Liu Tienan (center), former vice-minister of the National Development and Reform Commission and former chief of the National Energy Administration, receives life imprisonment on Wednesday, Langfang Intermediate People's Court. [Photo/Xinhua] |
The fight against corruption in China is not a blitzkrieg, but a protracted war that entails special and powerful anti-graft agencies armed with laws, says an article in People's Daily.
The job-related crimes in government departments and the SOEs in the oil, transport, land and financial fields have become more concealed, because of the increasingly complicated networks of nepotism and favoritism, and the application of advanced technology.
It is necessary to make the procuratorate's anti-graft department more professional and efficient so that it can better respond to the changes in job-related crimes and have stronger capabilities to handle them.

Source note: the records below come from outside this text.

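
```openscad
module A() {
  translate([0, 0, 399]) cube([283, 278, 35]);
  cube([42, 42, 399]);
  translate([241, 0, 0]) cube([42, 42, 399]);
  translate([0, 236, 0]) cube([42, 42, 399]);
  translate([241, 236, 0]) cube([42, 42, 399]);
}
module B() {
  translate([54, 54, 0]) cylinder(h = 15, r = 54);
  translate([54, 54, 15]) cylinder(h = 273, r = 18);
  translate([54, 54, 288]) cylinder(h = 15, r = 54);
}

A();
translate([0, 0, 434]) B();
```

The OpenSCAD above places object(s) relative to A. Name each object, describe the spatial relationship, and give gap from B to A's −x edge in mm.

The spool's min-x is at 0; the stool's min-x is 0; gap = 0 mm.

A is a stool. B is a spool. The spool is on top of the stool. The gap from the spool to the stool's −x edge is 0 mm.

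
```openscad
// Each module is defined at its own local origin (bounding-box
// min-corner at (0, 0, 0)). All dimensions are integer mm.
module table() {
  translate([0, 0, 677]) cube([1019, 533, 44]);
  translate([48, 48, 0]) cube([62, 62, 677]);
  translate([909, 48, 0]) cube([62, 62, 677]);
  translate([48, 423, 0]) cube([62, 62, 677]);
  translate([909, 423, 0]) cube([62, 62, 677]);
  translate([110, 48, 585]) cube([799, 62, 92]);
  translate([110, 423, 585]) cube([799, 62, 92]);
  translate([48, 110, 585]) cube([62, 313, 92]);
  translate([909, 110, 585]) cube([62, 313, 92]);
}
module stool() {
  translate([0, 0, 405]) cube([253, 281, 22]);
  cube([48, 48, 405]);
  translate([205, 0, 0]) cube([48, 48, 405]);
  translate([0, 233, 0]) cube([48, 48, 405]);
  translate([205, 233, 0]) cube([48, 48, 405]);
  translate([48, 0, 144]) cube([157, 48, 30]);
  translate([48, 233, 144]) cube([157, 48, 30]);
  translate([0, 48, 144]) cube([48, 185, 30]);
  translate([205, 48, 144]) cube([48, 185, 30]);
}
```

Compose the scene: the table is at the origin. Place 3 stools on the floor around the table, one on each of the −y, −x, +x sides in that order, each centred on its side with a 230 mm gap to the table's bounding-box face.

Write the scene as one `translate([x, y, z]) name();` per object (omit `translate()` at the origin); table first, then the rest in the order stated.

table();
translate([383, -511, 0]) stool();
translate([-483, 126, 0]) stool();
translate([1249, 126, 0]) stool();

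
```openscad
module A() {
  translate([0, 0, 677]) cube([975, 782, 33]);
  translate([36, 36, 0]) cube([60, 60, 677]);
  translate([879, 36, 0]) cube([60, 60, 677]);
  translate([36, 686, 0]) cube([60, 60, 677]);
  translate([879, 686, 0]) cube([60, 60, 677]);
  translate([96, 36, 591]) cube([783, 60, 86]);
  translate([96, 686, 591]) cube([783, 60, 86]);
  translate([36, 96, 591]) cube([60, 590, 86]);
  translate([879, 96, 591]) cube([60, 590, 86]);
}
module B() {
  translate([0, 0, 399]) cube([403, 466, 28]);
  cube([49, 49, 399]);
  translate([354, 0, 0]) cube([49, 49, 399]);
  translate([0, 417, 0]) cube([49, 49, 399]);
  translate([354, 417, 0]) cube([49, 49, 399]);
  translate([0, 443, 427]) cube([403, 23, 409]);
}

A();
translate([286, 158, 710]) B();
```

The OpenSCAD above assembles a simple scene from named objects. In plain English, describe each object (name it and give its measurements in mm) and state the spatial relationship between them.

A is a table with a 975×782 mm rectangular top, 33 mm thick, top surface at z = 710 mm, supported by four 60×60 mm square legs, each inset 36 mm from the nearest pair of top edges, running from the floor. Four apron rails, 60 mm thick and 86 mm tall, run between adjacent legs with their top edges flush with the underside of the top and their outer faces flush with the legs' outer faces.

B is a chair. The seat is a 403×466×28 mm slab with its top at z = 427 mm, on four 49×49 mm corner legs (flush with the seat edges, standing on z = 0). A flat backrest 23 mm thick, 409 mm tall, spans the full seat width and rises from the seat top along its +y edge, rear face flush with the rear of the seat.

The chair is on top of the table, centred.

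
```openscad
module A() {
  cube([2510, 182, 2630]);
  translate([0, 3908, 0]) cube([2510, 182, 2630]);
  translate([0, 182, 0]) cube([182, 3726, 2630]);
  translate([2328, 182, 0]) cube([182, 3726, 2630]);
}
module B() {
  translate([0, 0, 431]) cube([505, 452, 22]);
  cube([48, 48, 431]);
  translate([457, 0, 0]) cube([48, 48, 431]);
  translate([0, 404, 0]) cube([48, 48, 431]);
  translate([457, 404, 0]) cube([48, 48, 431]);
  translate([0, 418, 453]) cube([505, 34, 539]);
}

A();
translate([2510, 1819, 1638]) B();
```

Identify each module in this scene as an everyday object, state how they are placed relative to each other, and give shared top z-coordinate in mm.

Both tops at z = 2630 mm.

A is a house frame. B is a chair. The chair is beside the house frame with their tops flush at z = 2630. The shared top z-coordinate is 2630 mm.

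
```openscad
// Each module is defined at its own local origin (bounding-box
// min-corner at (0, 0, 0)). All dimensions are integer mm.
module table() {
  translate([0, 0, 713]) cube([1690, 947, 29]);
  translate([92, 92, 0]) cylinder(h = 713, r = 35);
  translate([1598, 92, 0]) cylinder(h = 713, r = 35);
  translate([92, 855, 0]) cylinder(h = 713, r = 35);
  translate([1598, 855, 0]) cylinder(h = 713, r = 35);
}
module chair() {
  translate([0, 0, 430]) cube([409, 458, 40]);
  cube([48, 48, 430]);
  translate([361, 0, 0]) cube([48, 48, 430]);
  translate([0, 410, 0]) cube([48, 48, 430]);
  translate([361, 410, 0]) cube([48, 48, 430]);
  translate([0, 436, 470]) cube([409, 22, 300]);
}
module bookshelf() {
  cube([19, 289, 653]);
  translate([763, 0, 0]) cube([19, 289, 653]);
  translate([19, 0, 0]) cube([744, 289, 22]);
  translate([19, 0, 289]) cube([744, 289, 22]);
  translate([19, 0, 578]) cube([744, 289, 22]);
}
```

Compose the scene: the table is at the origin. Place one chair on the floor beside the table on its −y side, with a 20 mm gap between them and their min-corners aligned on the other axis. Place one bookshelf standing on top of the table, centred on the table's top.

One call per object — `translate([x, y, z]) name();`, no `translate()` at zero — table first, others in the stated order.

table();
translate([0, -478, 0]) chair();
translate([454, 329, 742]) bookshelf();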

The anti-corruption and bribery bureau affiliated to the supreme procuratorate is to be promoted from the bureau level to vice-ministry level, have more professional personnel and equipment, and cooperate with the Party and the government disciplinary authorities closely. The strengthening of the bureau, which was set up in 1995, will enable it to play a bigger role in investigations and improve its coordination with different departments in digging out big graft cases.
Compared with the Party and government disciplinary watchdogs, the supreme procuratorate's anti-corruption bureau's power directly comes from the law.
It is unrealistic and impossible to always rely on superior powers to counter the power abuses of subordinates. Constructing an effective law-based anti-corruption institutional mechanism is a crucial objective. Making the legal authorities stronger so they can play a bigger role in the endeavor is an important step forward in that direction.